>Hi.
>I just got my Palm IIIc.
>I'm trying to sync it to my SGI.
>
>The software install seemed to work pretty well (tarballs from SGI).
>My problem is with getting the two machines to talk.
>I connected the cradle to serial one.
>>From the System Manager, what kind of device should I intall in that
>port?
>I tryed terminal and it didn't work. It doesn't seem that I should try
>input device or MIDI.
>Should I have another device?

Actually, you'll make your life a lot easier if you just use port 2.  Port
1 defaults to a serial console, and you'd need to disable it before you can
use the port for anything else.

If you do decide you really want to use port 1, look in the /etc/inittab
file.  There will be a line that starts out:

t1:23:respawn:/sbin/suattr

and ends with:

exec /sbin/getty ttyd1 console

You'll need to change the "respawn" to "off", like the line below it.
Then, find the process it started (ps -ef | grep getty), and kill it.

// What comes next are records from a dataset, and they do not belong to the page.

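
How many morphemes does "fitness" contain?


Word: "fitness"
Morphemes: fit | -ness
Each morpheme carries meaning
= 2 morphemes


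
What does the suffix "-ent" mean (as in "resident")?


Suffix: -ent
As in: resident -> reside + -ent, with a spelling change
Meaning = one who / that which


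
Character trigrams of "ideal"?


Word: "ideal" (length 5)
Number of trigrams = 5 - 3 + 1 = 3
  Position 0: "ide"
  Position 1: "dea"
  Position 2: "eal"
Trigrams = "ide", "dea", "eal"


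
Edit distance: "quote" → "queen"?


Word 1: "quote" (length 5)
Word 2: "queen" (length 5)
One optimal edit sequence (insert/delete/substitute each cost 1):
  1. keep 'q'
  2. keep 'u'
  3. substitute 'o' -> 'e'  (+1)
  4. substitute 't' -> 'e'  (+1)
  5. substitute 'e' -> 'n'  (+1)
Total edit operations: 3
Edit distance = 3


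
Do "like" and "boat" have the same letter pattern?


Pattern of "like": [0, 1, 2, 3]
Pattern of "boat": [0, 1, 2, 3]
Patterns match
Same pattern = Yes


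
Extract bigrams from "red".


Word: "red" (length 3)
Number of bigrams = 3 - 2 + 1 = 2
  Position 0: "re"
  Position 1: "ed"
Bigrams = "re", "ed"


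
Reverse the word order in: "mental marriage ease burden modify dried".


Original: "mental marriage ease burden modify dried"
Words (1..n): mental | marriage | ease | burden | modify | dried
Reversed (n..1): dried | modify | burden | ease | marriage | mental
Result = "dried modify burden ease marriage mental"


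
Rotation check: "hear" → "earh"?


Word: "hear", Candidate: "earh"
Method: check if candidate is substring of word+word
"hearhear" contains "earh"? Yes
Is rotation = Yes


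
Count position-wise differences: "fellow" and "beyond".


Comparing character by character (same length = 6):
  Pos 0: 'f' vs 'b' !=
  Pos 1: 'e' vs 'e' =
  Pos 2: 'l' vs 'y' !=
  Pos 3: 'l' vs 'o' !=
  Pos 4: 'o' vs 'n' !=
  Pos 5: 'w' vs 'd' !=
Hamming distance = 5


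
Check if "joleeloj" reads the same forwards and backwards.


Word: "joleeloj"
Reversed: "joleeloj"
Forward == Backward? joleeloj == joleeloj
Palindrome = Yes


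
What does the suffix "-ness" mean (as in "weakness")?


Suffix: -ness
Example: weakness = weak + -ness
Meaning = state of being


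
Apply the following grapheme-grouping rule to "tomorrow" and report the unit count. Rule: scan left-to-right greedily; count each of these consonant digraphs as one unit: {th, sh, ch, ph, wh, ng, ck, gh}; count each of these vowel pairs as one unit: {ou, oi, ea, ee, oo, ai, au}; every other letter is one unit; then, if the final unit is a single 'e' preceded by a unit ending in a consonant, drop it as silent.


Word: "tomorrow" (8 letters)
Left-to-right scan:
  (1) 't' (letter)
  (2) 'o' (letter)
  (3) 'm' (letter)
  (4) 'o' (letter)
  (5) 'r' (letter)
  (6) 'r' (letter)
  (7) 'o' (letter)
  (8) 'w' (letter)
Units from scan: 8
Sound units = 8 units


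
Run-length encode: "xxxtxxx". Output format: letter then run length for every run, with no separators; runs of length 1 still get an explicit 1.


String: "xxxtxxx"
Scanning for consecutive runs:
  'x' x 3
  't' x 1
  'x' x 3
RLE = "x3t1x3"


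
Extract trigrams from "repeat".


Word: "repeat" (length 6)
Number of trigrams = 6 - 3 + 1 = 4
  Position 0: "rep"
  Position 1: "epe"
  Position 2: "pea"
  Position 3: "eat"
Trigrams = "rep", "epe", "pea", "eat"


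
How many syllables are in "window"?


Word: "window"
Syllable breakdown: win · dow
Counting: 2 parts
= 2 syllables


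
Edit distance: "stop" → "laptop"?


Word 1: "stop" (length 4)
Word 2: "laptop" (length 6)
One optimal edit sequence (insert/delete/substitute each cost 1):
  1. insert 'l'  (+1)
  2. insert 'a'  (+1)
  3. substitute 's' -> 'p'  (+1)
  4. keep 't'
  5. keep 'o'
  6. keep 'p'
Total edit operations: 3
Edit distance = 3


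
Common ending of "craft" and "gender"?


Word 1: "craft"
Word 2: "gender"
Comparing from end:
  Pos -1: 't' != 'r' (stop)
LCS = "" (length 0)


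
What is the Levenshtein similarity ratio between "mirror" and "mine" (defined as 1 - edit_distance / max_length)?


Word 1: "mirror" (length 6)
Word 2: "mine" (length 4)
One optimal edit sequence:
  1. keep 'm'
  2. keep 'i'
  3. delete 'r'  (+1)
  4. delete 'r'  (+1)
  5. substitute 'o' -> 'n'  (+1)
  6. substitute 'r' -> 'e'  (+1)
Edit distance = 4
Max length = max(6, 4) = 6
Similarity = 1 - 4/6
= 0.3333


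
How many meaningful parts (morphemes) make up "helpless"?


Word: "helpless"
Morphemes: help / -less
Each morpheme carries meaning
= 2 morphemes


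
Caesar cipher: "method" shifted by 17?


Word: "method"
Shift: 17
Each letter → (letter + shift) mod 26:
  'm' (12) + 17 = 3 → 'd'
  'e' (4) + 17 = 21 → 'v'
  't' (19) + 17 = 10 → 'k'
  'h' (7) + 17 = 24 → 'y'
  'o' (14) + 17 = 5 → 'f'
  'd' (3) + 17 = 20 → 'u'
Result = "dvkyfu"


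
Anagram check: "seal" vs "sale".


Word 1: "seal" → sorted: aels
Word 2: "sale" → sorted: aels
Same letters? aels == aels
Anagram = Yes


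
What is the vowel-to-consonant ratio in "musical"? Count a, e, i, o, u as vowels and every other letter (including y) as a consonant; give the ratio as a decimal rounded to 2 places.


Word: "musical"
Vowels (a,e,i,o,u): 3
Consonants: 4
Ratio = 3/4
= 0.75


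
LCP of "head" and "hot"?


Word 1: "head"
Word 2: "hot"
Comparing from start:
  Pos 0: 'h' == 'h'
  Pos 1: 'e' != 'o' (stop)
LCP = "h" (length 1)


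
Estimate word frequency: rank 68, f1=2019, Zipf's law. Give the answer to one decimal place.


Zipf's law: f(r) = f(1) / r
f(1) = 2019
f(68) = 2019 / 68
= 29.7 occurrences


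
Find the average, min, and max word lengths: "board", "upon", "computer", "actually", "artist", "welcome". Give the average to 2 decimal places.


Lengths: "board"=5, "upon"=4, "computer"=8, "actually"=8, "artist"=6, "welcome"=7
Sum = 38, Count = 6
Average = 38/6 = 6.33
= avg=6.33, min=4, max=8


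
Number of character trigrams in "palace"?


Word: "palace" (length 6)
Number of 3-grams = length - 3 + 1 = 6 - 3 + 1
= 4


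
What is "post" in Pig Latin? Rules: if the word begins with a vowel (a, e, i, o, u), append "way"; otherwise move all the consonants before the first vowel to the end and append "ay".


Word: "post"
Starts with consonant(s) → move to end, add 'ay'
Consonant cluster: "p"
Pig Latin = "ostpay"


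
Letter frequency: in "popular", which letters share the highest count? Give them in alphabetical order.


Word: "popular"
Letter counts:
  'a': 1
  'l': 1
  'o': 1
  'p': 2
  'r': 1
  'u': 1
Maximum count = 2
Most frequent = 'p' (2 times each)


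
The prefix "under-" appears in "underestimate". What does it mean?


Prefix: under-
Example: underestimate (under- + estimate)
Meaning = insufficient


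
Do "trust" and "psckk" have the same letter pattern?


Pattern of "trust": [0, 1, 2, 3, 0]
Pattern of "psckk": [0, 1, 2, 3, 3]
Patterns do not match
Same pattern = No


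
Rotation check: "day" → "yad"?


Word: "day", Candidate: "yad"
Method: check if candidate is substring of word+word
"dayday" contains "yad"? No
Is rotation = No


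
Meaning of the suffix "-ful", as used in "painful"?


Suffix: -ful
As in: painful -> pain + -ful
Meaning = full of


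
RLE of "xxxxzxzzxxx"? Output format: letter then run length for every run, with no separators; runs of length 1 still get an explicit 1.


String: "xxxxzxzzxxx"
Scanning for consecutive runs:
  'x' x 4
  'z' x 1
  'x' x 1
  'z' x 2
  'x' x 3
RLE = "x4z1x1z2x3"


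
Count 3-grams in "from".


Word: "from" (length 4)
Number of 3-grams = length - 3 + 1 = 4 - 3 + 1
= 2


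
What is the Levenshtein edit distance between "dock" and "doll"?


Word 1: "dock" (length 4)
Word 2: "doll" (length 4)
One optimal edit sequence (insert/delete/substitute each cost 1):
  1. keep 'd'
  2. keep 'o'
  3. substitute 'c' -> 'l'  (+1)
  4. substitute 'k' -> 'l'  (+1)
Total edit operations: 2
Edit distance = 2


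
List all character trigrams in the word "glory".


Word: "glory" (length 5)
Number of trigrams = 5 - 3 + 1 = 3
  Position 0: "glo"
  Position 1: "lor"
  Position 2: "ory"
Trigrams = "glo", "lor", "ory"


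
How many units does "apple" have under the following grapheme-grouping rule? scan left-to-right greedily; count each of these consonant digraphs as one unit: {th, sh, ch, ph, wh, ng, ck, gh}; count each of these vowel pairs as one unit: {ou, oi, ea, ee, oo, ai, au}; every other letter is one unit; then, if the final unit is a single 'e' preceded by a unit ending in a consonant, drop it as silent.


Word: "apple" (5 letters)
Left-to-right scan:
  [1] 'a' (letter)
  [2] 'p' (letter)
  [3] 'p' (letter)
  [4] 'l' (letter)
  [5] 'e' (letter)
Units from scan: 5
Final unit is 'e' after a consonant -> drop as silent (-1)
Sound units = 4 units


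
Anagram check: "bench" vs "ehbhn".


Word 1: "bench" → sorted: bcehn
Word 2: "ehbhn" → sorted: behhn
Same letters? bcehn != behhn
Anagram = No


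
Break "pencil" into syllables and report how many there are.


Word: "pencil"
Syllable breakdown: pen-cil
Counting: 2 parts
= 2 syllables


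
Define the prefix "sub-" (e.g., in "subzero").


Prefix: sub-
Example: subzero = sub- + zero
Meaning = under / below


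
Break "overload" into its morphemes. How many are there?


Word: "overload"
Morphemes: over- / load
Each morpheme carries meaning
= 2 morphemes


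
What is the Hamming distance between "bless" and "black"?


Comparing character by character (same length = 5):
  Pos 0: 'b' vs 'b' =
  Pos 1: 'l' vs 'l' =
  Pos 2: 'e' vs 'a' !=
  Pos 3: 's' vs 'c' !=
  Pos 4: 's' vs 'k' !=
Hamming distance = 3


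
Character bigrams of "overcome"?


Word: "overcome" (length 8)
Number of bigrams = 8 - 2 + 1 = 7
  Position 0: "ov"
  Position 1: "ve"
  Position 2: "er"
  Position 3: "rc"
  Position 4: "co"
  Position 5: "om"
  Position 6: "me"
Bigrams = "ov", "ve", "er", "rc", "co", "om", "me"


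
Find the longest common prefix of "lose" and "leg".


Word 1: "lose"
Word 2: "leg"
Comparing from start:
  Pos 0: 'l' == 'l'
  Pos 1: 'o' != 'e' (stop)
LCP = "l" (length 1)


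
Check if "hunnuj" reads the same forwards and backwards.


Word: "hunnuj"
Reversed: "junnuh"
Forward == Backward? hunnuj != junnuh
Palindrome = No


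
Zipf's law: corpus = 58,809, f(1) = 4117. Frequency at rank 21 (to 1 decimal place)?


Zipf's law: f(r) = f(1) / r
f(1) = 4117
f(21) = 4117 / 21
= 196.0 occurrences


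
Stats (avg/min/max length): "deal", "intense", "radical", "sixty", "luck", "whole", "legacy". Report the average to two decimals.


Lengths: "deal"=4, "intense"=7, "radical"=7, "sixty"=5, "luck"=4, "whole"=5, "legacy"=6
Sum = 38, Count = 7
Average = 38/7 = 5.43
= avg=5.43, min=4, max=7


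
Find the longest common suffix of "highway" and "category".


Word 1: "highway"
Word 2: "category"
Comparing from end:
  Pos -1: 'y' == 'y'
  Pos -2: 'a' != 'r' (stop)
LCS = "y" (length 1)


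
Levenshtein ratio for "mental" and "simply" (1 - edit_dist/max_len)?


Word 1: "mental" (length 6)
Word 2: "simply" (length 6)
One optimal edit sequence:
  1. substitute 'm' -> 's'  (+1)
  2. substitute 'e' -> 'i'  (+1)
  3. substitute 'n' -> 'm'  (+1)
  4. substitute 't' -> 'p'  (+1)
  5. substitute 'a' -> 'l'  (+1)
  6. substitute 'l' -> 'y'  (+1)
Edit distance = 6
Max length = max(6, 6) = 6
Similarity = 1 - 6/6
= 0.0000


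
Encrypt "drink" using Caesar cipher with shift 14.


Word: "drink"
Shift: 14
Each letter → (letter + shift) mod 26:
  'd' (3) + 14 = 17 → 'r'
  'r' (17) + 14 = 5 → 'f'
  'i' (8) + 14 = 22 → 'w'
  'n' (13) + 14 = 1 → 'b'
  'k' (10) + 14 = 24 → 'y'
Result = "rfwby"


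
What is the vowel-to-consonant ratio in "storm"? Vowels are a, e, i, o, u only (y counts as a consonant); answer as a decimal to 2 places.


Word: "storm"
Vowels (a,e,i,o,u): 1
Consonants: 4
Ratio = 1/4
= 0.25


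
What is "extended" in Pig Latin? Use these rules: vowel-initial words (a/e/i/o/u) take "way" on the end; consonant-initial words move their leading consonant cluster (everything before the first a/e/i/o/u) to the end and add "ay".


Word: "extended"
Starts with vowel → add 'way'
Pig Latin = "extendedway"


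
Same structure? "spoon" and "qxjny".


Pattern of "spoon": [0, 1, 2, 2, 3]
Pattern of "qxjny": [0, 1, 2, 3, 4]
Patterns do not match
Same pattern = No


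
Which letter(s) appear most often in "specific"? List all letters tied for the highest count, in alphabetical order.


Word: "specific"
Letter counts:
  'c': 2
  'e': 1
  'f': 1
  'i': 2
  'p': 1
  's': 1
Maximum count = 2
Most frequent = 'c', 'i' (2 times each)


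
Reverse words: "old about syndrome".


Original: "old about syndrome"
Words (1..n): old | about | syndrome
Reversed (n..1): syndrome | about | old
Result = "syndrome about old"


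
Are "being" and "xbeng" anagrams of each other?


Word 1: "being" → sorted: begin
Word 2: "xbeng" → sorted: begnx
Same letters? begin != begnx
Anagram = No


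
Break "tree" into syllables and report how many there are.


Word: "tree"
Syllable breakdown: tree
Counting: 1 part
= 1 syllable


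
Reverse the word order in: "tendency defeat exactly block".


Original: "tendency defeat exactly block"
Words (1..n): tendency | defeat | exactly | block
Reversed (n..1): block | exactly | defeat | tendency
Result = "block exactly defeat tendency"


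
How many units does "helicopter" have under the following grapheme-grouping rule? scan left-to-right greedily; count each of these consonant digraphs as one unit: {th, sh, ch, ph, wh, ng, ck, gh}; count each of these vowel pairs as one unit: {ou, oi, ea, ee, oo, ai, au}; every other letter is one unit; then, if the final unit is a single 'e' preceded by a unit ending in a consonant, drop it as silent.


Word: "helicopter" (10 letters)
Left-to-right scan:
  1. 'h' (letter)
  2. 'e' (letter)
  3. 'l' (letter)
  4. 'i' (letter)
  5. 'c' (letter)
  6. 'o' (letter)
  7. 'p' (letter)
  8. 't' (letter)
  9. 'e' (letter)
  10. 'r' (letter)
Units from scan: 10
Sound units = 10 units


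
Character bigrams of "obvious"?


Word: "obvious" (length 7)
Number of bigrams = 7 - 2 + 1 = 6
  Position 0: "ob"
  Position 1: "bv"
  Position 2: "vi"
  Position 3: "io"
  Position 4: "ou"
  Position 5: "us"
Bigrams = "ob", "bv", "vi", "io", "ou", "us"


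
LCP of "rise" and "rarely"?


Word 1: "rise"
Word 2: "rarely"
Comparing from start:
  Pos 0: 'r' == 'r'
  Pos 1: 'i' != 'a' (stop)
LCP = "r" (length 1)


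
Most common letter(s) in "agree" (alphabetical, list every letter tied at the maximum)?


Word: "agree"
Letter counts:
  'a': 1
  'e': 2
  'g': 1
  'r': 1
Maximum count = 2
Most frequent = 'e' (2 times each)


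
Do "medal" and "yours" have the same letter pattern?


Pattern of "medal": [0, 1, 2, 3, 4]
Pattern of "yours": [0, 1, 2, 3, 4]
Patterns match
Same pattern = Yes


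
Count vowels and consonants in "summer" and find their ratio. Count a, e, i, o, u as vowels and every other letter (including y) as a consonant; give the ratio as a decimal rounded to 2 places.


Word: "summer"
Vowels (a,e,i,o,u): 2
Consonants: 4
Ratio = 2/4
= 0.50


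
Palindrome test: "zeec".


Word: "zeec"
Reversed: "ceez"
Forward == Backward? zeec != ceez
Palindrome = No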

One thing to note is that if you go this route, you'll have to maintain
this change everytime you upgrade the O/S.

>When I got to actually ran the app, I passed -p /dev/tty to it.
>It seemed to have initialized properly, but when it asked me
>to press the hotsync button on the cradle the app just hung.
>Not even a Ctrl+C would kill it.
>The Palm just timed out without conecting to the computer.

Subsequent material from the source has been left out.